- The Washington Times - Saturday, June 5, 2004

My father once cautioned me never to write or otherwise record anything I wouldn’t want printed on Page One of a newspaper or played on a radio station no matter how small the circulation or low the wattage. It is sound advice numbers of government officials seem never to learn, probably because of the tug of historic immortality.

In 1973, at the height of his Watergate problems and a war that looked as though it might never end, Richard Nixon was apparently too drunk one evening to take a telephone call about Vietnam from British Prime Minister Edward Heath, according to recently released transcripts. These records have become the talk of this town, where periodically resurrecting the late president for yet another application of tar and feathers has become nearly a pastime.

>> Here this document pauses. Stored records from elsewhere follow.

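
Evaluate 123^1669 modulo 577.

1669 in binary is 11010000101, i.e. 1669 = 1024 + 512 + 128 + 4 + 1.
123^1 ≡ 123 (mod 577)
123^2 ≡ 123^2 = 15129 ≡ 127 (mod 577)
123^4 ≡ 127^2 = 16129 ≡ 550 (mod 577)
123^8 ≡ 550^2 = 302500 ≡ 152 (mod 577)
123^16 ≡ 152^2 = 23104 ≡ 24 (mod 577)
123^32 ≡ 24^2 = 576 (mod 577)
123^64 ≡ 576^2 = 331776 ≡ 1 (mod 577)
123^128 ≡ 1^2 = 1 (mod 577)
123^256 ≡ 1^2 = 1 (mod 577)
123^512 ≡ 1^2 = 1 (mod 577)
123^1024 ≡ 1^2 = 1 (mod 577)
123^1669 = 123^1024 · 123^512 · 123^128 · 123^4 · 123^1 ≡ 1 · 1 · 1 · 550 · 123 (mod 577).
Accumulate the product:
1 · 1 = 1
1 · 1 = 1
1 · 550 = 550
550 · 123 = 67650 ≡ 141

141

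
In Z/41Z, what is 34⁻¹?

35

Run the extended Euclidean algorithm:
41 = 1×34 + 7
34 = 4×7 + 6
7 = 1×6 + 1
6 = 6×1 + 0
gcd(34, 41) = 1, so the inverse exists.
Bézout: 1 = 5×41 − 6×34.
So 34⁻¹ ≡ −6 ≡ 35 (mod 41).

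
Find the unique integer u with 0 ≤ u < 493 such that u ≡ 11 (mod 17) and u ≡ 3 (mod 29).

17⁻¹ mod 29: 17*12 ≡ 1 (mod 29), so 17⁻¹ ≡ 12.
u = 11 + 17*((3 − 11)*12 mod 29) = 11 + 17*20 = 351.
Check: 351 mod 17 = 11, 351 mod 29 = 3. ✓

351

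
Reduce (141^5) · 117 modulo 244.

65

(141)^5 ≡ 109 (mod 244)
109 · 117 = 12753 ≡ 65 (mod 244)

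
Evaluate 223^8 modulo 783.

223^1 ≡ 223 (mod 783)
223^2 ≡ 223^2 = 49729 ≡ 400 (mod 783)
223^4 ≡ 400^2 = 160000 ≡ 268 (mod 783)
223^8 ≡ 268^2 = 71824 ≡ 571 (mod 783)
So 223^8 ≡ 571 (mod 783).

571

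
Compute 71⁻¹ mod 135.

116

135 = 1×71 + 64
71 = 1×64 + 7
64 = 9×7 + 1
7 = 7×1 + 0
gcd(71, 135) = 1, so the inverse exists.
Back-substitute for 1:
1 = 1×64 − 9×7
  = −9×71 + 10×64
  = 10×135 − 19×71
So 71⁻¹ ≡ −19 ≡ 116 (mod 135).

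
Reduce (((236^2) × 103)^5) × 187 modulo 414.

(236)^2 ≡ 220 (mod 414)
220 × 103 = 22660 ≡ 304 (mod 414)
(304)^5 ≡ 112 (mod 414)
112 × 187 = 20944 ≡ 244 (mod 414)

244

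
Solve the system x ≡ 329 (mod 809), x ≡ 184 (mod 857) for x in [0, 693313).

103881

809⁻¹ mod 857: 809*732 ≡ 1 (mod 857), so 809⁻¹ ≡ 732.
x = 329 + 809*((184 − 329)*732 mod 857) = 329 + 809*128 = 103881.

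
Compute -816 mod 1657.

-816 = -1×1657 + 841, so -816 ≡ 841 (mod 1657).

841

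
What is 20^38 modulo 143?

38 in binary is 100110, i.e. 38 = 32 + 4 + 2.
20^1 ≡ 20 (mod 143)
20^2 ≡ 20^2 = 400 ≡ 114 (mod 143)
20^4 ≡ 114^2 = 12996 ≡ 126 (mod 143)
20^8 ≡ 126^2 = 15876 ≡ 3 (mod 143)
20^16 ≡ 3^2 = 9 (mod 143)
20^32 ≡ 9^2 = 81 (mod 143)
20^38 = 20^32 × 20^4 × 20^2 ≡ 81 × 126 × 114 (mod 143).
Accumulate the product:
81 × 126 = 10206 ≡ 53
53 × 114 = 6042 ≡ 36

36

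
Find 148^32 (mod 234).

Using repeated squaring:
148^1 ≡ 148 (mod 234)
148^2 ≡ 148^2 = 21904 ≡ 142 (mod 234)
148^4 ≡ 142^2 = 20164 ≡ 40 (mod 234)
148^8 ≡ 40^2 = 1600 ≡ 196 (mod 234)
148^16 ≡ 196^2 = 38416 ≡ 40 (mod 234)
148^32 ≡ 40^2 = 1600 ≡ 196 (mod 234)
So 148^32 ≡ 196 (mod 234).

196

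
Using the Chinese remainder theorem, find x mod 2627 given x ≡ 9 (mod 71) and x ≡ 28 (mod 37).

435

71⁻¹ mod 37: 71×12 ≡ 1 (mod 37), so 71⁻¹ ≡ 12.
x = 9 + 71×((28 − 9)×12 mod 37) = 9 + 71×6 = 435.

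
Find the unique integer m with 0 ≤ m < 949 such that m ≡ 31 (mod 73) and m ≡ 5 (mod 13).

31

73⁻¹ mod 13: 73×5 ≡ 1 (mod 13), so 73⁻¹ ≡ 5.
m = 31 + 73×((5 − 31)×5 mod 13) = 31 + 73×0 = 31.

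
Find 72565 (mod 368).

72565 = 197×368 + 69, so 72565 ≡ 69 (mod 368).

69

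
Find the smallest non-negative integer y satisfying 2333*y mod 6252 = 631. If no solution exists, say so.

3275

gcd(2333, 6252) = 1, so a unique solution mod 6252 exists.
2333⁻¹ ≡ 4553 (mod 6252).
y ≡ 4553*631 ≡ 3275 (mod 6252).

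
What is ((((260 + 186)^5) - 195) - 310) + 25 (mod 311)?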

Well, if Nixon were “loaded” — as described by his national security adviser, Henry Kissinger, in the transcripts of Mr. Kissinger’s official telephone conversations between 1969 and 1974 — one can hardly blame him. In fact, it is a miracle he was ever sober as he watched his life crumble into disgrace over a stupid break-in he helped cover up.

Nixon’s penchant for profane invective and off-the-wall comments about nuking Capitol Hill (an idea that more than one president probably has entertained) and other extreme measures against his tormentors were regarded by his staff as merely “unwinding.” They have been documented ad nauseam in his own voice in the Oval Office tapings that contributed so mightily to his downfall. Yet there always seems to be some new, titillating revelation to command the attention of the national media and those historians who have spent the last 30 years since Nixon’s resignation seeking further evidence he really was the devil.

The latest disclosures actually reveal more about those around the star-crossed president than they add to the body of “holy cowisms” about Nixon personally. What they certify is that Mr. Kissinger was as devious a practitioner of power politics as many have charged. The transcripts, which Mr. Kissinger sought to have withheld until five years after his death (he was overruled in a legal action), reveal him telling the president one thing to his face while saying and doing quite another behind his back on more than one occasion.

In the midst of the Watergate problem, Mr. Kissinger even telephoned Katharine Graham, a leading Nixon antagonist whose newspaper, The Washington Post, was leading the inquiry into the scandal, to invite her to lunch, cautioning her, however, not to tell her reporters, because if his “leader” found out, Mr. Kissinger would be looking for a new job.

The growing unhappiness with the commander in chief doesn’t seem so surprising when one considers Mr. Kissinger and others around the beleaguered Nixon were trying to juggle their domestic- and foreign-policy responsibilities while dealing with a president increasingly distracted by the Watergate investigation. Some of the conversations make it clear not only was Mr. Kissinger becoming uneasy about Nixon’s mental state, but so was Kissinger deputy and later White House chief of staff Alexander Haig.

After Nixon fired Watergate special prosecutor Archibald Cox in an episode immediately dubbed the “Saturday night massacre,” Mr. Kissinger complained privately about the decision to Defense Secretary Melvin Laird, but sought to assuage Nixon personally by telling him Attorney General Elliot Richardson had stabbed the president in the back.

The transcripts are valuable in as much as they redefine the historic perspective of those turbulent times. They clearly indicate contradictions to Mr. Kissinger’s claims, for instance, about America’s role in furthering a coup in Chile that overthrew the leftist regime of Salvador Allende. Mr. Kissinger has contended that the United States had nothing to do with it, but in the transcripts he tells Nixon that they had helped create an atmosphere conducive to the takeover.

It is always amazing that the most sensitive conversations get recorded or transcribed for posterity, causing all sorts of problems for those who survive their release.

The Nixon tapes brought down a presidency. The tapes of Lyndon Johnson’s Oval Office conversations have not added much luster to an administration that already was tarnished by Vietnam. While one can argue legitimately that history needs to be able to examine the intimate details of the daily life of a president and his staff, when taken out of context, the picture they present is frequently distorted.

These are human beings, after all, with all the frailties and insecurities and frustrations that implies. The things they say, although sometimes fascinating, should always be regarded with that understanding. As Mr. Haig told Mr. Kissinger when Mr. Kissinger worried about the “nuking” comment, it shouldn’t be taken too seriously. The president was just “unwinding.”

Dan K. Thomasson is former editor of the Scripps Howard News Service.